James Comey is sworn in before testifying at a House Oversight and Government Reform Committee hearing on July 7, 2016. © Gary Cameron / Reuters
A new report has revealed additional texts between FBI agent Peter Strzok and his mistress Lisa Page, indicating that FBI staffers used non-official email servers. It also questions whether James Comey lied under oath.
The texts were released in a 25-page report titled ‘The Clinton Email Scandal and the FBI’s Investigation of it,’ which was released by the Committee on Homeland Security and Governmental Affairs on Tuesday. The report included numerous messages between Strzok and Page, but noted that they “do not provide a full and complete picture” and that “further investigation and inquiry is necessary.”
Below are some of the extracts from the report.
FBI staffers could have been using non-official email accounts to conduct business:
“Text messages exchanged between Strzok and Page suggest that FBI officials used non-official email accounts and messaging programs to communicate about FBI business. For example, on April 10, 2016—after Strzok expressed his frustration about being ‘left out of the loop’—he wrote to Page: ‘Gmailed you two drafts of what I’m thinking of sending Bill, would appreciate your thoughts. Second (more recent) is updated so you can skip the first.’ In another exchange, on October 25, 2016, about a letter to Congress regarding the Clinton investigation, Page wrote, ‘Remind me I need to ask you something. Tomorrow is fine.’ Strzok responded: ‘[S]ure. You can also imsg [iMessage] me.’ Strzok and Page also discussed Page potentially receiving an FBI-issued iPhone for which the FBI information technology office proposed to stop following ‘security/monitoring’ requirements.
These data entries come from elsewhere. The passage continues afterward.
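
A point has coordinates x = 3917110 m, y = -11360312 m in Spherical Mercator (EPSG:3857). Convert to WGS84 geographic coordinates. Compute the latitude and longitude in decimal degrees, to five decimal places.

R = 6378137 m. λ = x/R = 35.18799783°.
φ = 2·arctan(exp(y/R)) − 90° = 2·arctan(0.16845) − 90° = -70.87689975°.

lat -70.87690°, lon 35.18800°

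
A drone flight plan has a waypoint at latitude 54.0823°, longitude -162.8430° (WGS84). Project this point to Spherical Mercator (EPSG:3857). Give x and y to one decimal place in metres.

x -18127599.8 m, y 7185758.4 m

Web Mercator is spherical with R = a = 6378137 m.
x = R·λ = 6378137 × -2.842146514 = -18127599.839 m.
y = R·ln tan(π/4 + φ/2) = 6378137 × 1.126623395 = 7185758.362 m.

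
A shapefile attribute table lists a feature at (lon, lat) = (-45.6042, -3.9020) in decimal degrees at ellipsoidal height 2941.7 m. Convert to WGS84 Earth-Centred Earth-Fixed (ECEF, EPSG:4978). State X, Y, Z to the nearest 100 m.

X 4454000 m, Y -4548900 m, Z -431300 m

WGS84: a = 6378137 m, e² = 0.006694380; N(φ) = a/√(1−e²sin²φ) = 6378235.865 m.
X = (N+h)·cosφ·cosλ = 4453993.022 m; Y = (N+h)·cosφ·sinλ = -4548934.931 m; Z = (N(1−e²)+h)·sinφ = -431334.249 m.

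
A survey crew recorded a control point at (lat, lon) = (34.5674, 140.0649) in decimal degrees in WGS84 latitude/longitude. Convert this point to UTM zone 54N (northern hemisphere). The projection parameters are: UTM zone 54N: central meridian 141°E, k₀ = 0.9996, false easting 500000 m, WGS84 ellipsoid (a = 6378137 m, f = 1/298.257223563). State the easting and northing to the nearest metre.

Zone 54 central meridian λ₀ = 6×54 − 183 = 141°; Δλ = -0.9351°.
Transverse Mercator on WGS84 with k₀ = 0.9996 gives E = 414222.565 m, N = 3825468.244 m.

E 414223 m, N 3825468 m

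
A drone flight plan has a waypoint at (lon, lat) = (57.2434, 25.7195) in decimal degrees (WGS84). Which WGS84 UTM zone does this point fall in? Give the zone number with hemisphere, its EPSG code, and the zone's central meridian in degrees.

Zone 40N (EPSG:32640), central meridian 57°

UTM zone = ⌊(λ + 180)/6⌋ + 1; 57.2434° ∈ [54°, 60°) → zone 40.
Hemisphere: N (φ ≥ 0).
Central meridian λ₀ = 6×40 − 183 = 57°.
EPSG code: 32640.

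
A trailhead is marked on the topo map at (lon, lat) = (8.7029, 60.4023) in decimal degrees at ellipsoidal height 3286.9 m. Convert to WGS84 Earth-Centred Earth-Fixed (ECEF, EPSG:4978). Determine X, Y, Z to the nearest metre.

WGS84: a = 6378137 m, e² = 0.006694380; N(φ) = a/√(1−e²sin²φ) = 6394339.444 m.
X = (N+h)·cosφ·cosλ = 3123450.612 m; Y = (N+h)·cosφ·sinλ = 478116.902 m; Z = (N(1−e²)+h)·sinφ = 5525609.947 m.

X 3123451 m, Y 478117 m, Z 5525610 m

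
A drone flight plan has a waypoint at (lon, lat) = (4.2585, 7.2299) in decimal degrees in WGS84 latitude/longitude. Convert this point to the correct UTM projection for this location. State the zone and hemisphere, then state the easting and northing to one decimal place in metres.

Longitude 4.2585° lies in the 6° band [0°, 6°), giving zone 31; latitude is north of the equator, so 31N.
Zone 31 central meridian λ₀ = 6×31 − 183 = 3°; Δλ = +1.2585°.
Transverse Mercator on WGS84 with k₀ = 0.9996 gives E = 638944.367 m, N = 799355.705 m.

Zone 31N: E 638944.4 m, N 799355.7 m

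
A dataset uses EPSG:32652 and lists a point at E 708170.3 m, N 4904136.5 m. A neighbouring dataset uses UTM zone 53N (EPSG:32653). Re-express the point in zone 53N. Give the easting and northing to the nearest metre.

UTM 52N → geographic: φ = 44.26069984°, λ = 131.60789966°.
UTM 53N (λ₀ = 135°) forward: E = 229230.742 m, N = 4906426.209 m.

E 229231 m, N 4906426 m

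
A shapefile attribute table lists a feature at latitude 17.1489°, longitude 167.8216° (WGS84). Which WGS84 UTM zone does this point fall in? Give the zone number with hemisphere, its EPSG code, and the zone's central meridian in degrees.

Zone 58N (EPSG:32658), central meridian 165°

UTM zone = ⌊(λ + 180)/6⌋ + 1; 167.8216° ∈ [162°, 168°) → zone 58.
Hemisphere: N (φ ≥ 0).
Central meridian λ₀ = 6×58 − 183 = 165°.
EPSG code: 32658.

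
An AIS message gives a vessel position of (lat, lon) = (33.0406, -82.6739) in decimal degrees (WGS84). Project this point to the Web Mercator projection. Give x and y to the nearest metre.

x -9203216 m, y 3900694 m

Web Mercator is spherical with R = a = 6378137 m.
x = R·λ = 6378137 × -1.442931760 = -9203216.450 m.
y = R·ln tan(π/4 + φ/2) = 6378137 × 0.611572654 = 3900694.175 m.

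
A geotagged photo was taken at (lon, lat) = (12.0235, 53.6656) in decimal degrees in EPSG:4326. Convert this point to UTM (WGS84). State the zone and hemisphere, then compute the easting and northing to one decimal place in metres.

Longitude 12.0235° lies in the 6° band [12°, 18°), giving zone 33; latitude is north of the equator, so 33N.
Zone 33 central meridian λ₀ = 6×33 − 183 = 15°; Δλ = -2.9765°.
Transverse Mercator on WGS84 with k₀ = 0.9996 gives E = 303357.786 m, N = 5950433.448 m.

Zone 33N: E 303357.8 m, N 5950433.4 m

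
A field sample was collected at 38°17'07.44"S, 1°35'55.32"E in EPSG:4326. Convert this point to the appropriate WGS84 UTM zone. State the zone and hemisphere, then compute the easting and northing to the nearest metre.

Zone 31S: E 377445 m, N 5761590 m

Longitude 1.5987° lies in the 6° band [0°, 6°), giving zone 31; latitude is south of the equator, so 31S.
Zone 31 central meridian λ₀ = 6×31 − 183 = 3°; Δλ = -1.4013°.
Transverse Mercator on WGS84 with k₀ = 0.9996 gives E = 377445.070 m, N = 5761589.830 m.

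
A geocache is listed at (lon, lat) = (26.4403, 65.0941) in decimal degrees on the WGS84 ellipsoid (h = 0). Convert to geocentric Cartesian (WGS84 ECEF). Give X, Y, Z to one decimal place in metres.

WGS84: a = 6378137 m, e² = 0.006694380; N(φ) = a/√(1−e²sin²φ) = 6395772.498 m.
X = (N+h)·cosφ·cosλ = 2411708.882 m; Y = (N+h)·cosφ·sinλ = 1199297.745 m; Z = (N(1−e²)+h)·sinφ = 5762135.940 m.

X 2411708.9 m, Y 1199297.7 m, Z 5762135.9 m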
These texts raise questions about the FBI’s retention of records associated with its investigation.”
Questions on whether James Comey lied under oath:
“On July 1, 2016, following Attorney General Lynch’s announcement that she would follow the FBI’s recommendation in the Clinton investigation, Page wrote, ‘it’s a real profile in couragw [sic], since she knows no charges will be brought’against Secretary Clinton. Director Comey held the exoneration announcement press conference on July 5, 2016. Appearing before the House Committee on Oversight and Government Reform on July 7, 2016, Director Comey testified that he ‘did not coordinate [his statement] with anyone. The White House, the Department of Justice, nobody outside the FBI family had any idea what I was about to say.’ These statements seem to be at odds. The statements by both Comey and Lynch were carefully crafted for public consumption. Page’s text message, in contrast, was never intended to see the light of day, was therefore more candid, and may have greater credibility. Because Director Comey’s July 7 statement was given under oath, this discrepancy requires further investigation.”
More anti-Trump rhetoric:
“On August 9, 2016, Page wrote to Strzok about Trump, ‘He’s not ever going to become president, right? Right?!’ On August 15, 2016, Strzok replied to Page, ‘I want to believe the path you threw out for consideration in Andy’s office—that there’s no way he gets elected—but I’m afraid we can’t take that risk. It’s like an insurance policy in the unlikely event you die before you’re 40…’ Because of what these texts imply, they demand further investigation.”
“Throughout the primary and general elections, Strzok and Page repeatedly demonstrated hostility to then-candidate Trump and Republicans in general. Page called Trump a ‘loathsome human,’ before writing ‘I can not [sic] believe Donald Trump is likely to be an actual, serious candidate for president.’ Strzok called Trump ‘an idiot’ and opined Clinton ‘should win 100,000,000 – 0.’ Strzok and Page also used expletives to describe Trump. Page also expressed disdain for Americans participating in the 2016 March for Life, writing that she ‘truly hate[s] these people.’ Strzok called Virginians who apparently voted against FBI Deputy Director McCabe’s wife for a local Senate seat ‘ignorant hillbillys [sic].’ These statements raise questions about whether personal political bias may have affected the FBI’s investigation.”
Who are Peter Strzok and Lisa Page?
Peter Strzok is an FBI agent who was assigned to both the Clinton email probe and the Russia investigation. He was removed from Special Counsel Robert Mueller’s Russia investigation team over the summer, after Mueller learned of the texts. He was reassigned to the FBI’s human resources division at that time.
Lisa Page, a lawyer and Strzok’s mistress, was briefly on Mueller’s Russia investigation team. She left before the text messages were revealed, going back to work in the office of the FBI’s general counsel. Page has been described as a trial lawyer with vast experience in money laundering and organized crime cases.
Over the course of their two-year extramarital affair, Strzok and Page exchanged some 50,000 text messages. The last one was written by Page to Strzok on June 23, 2017. “Please don’t ever text me again,” she wrote. It remains unclear whether that message was written because she had become aware that their text exchanges had been discovered.
Additional text messages outlined in the report include one which raises the question of former president Barack Obama’s role in the Clinton email probe, and questions the timeline of when the FBI found out about relevant Clinton emails.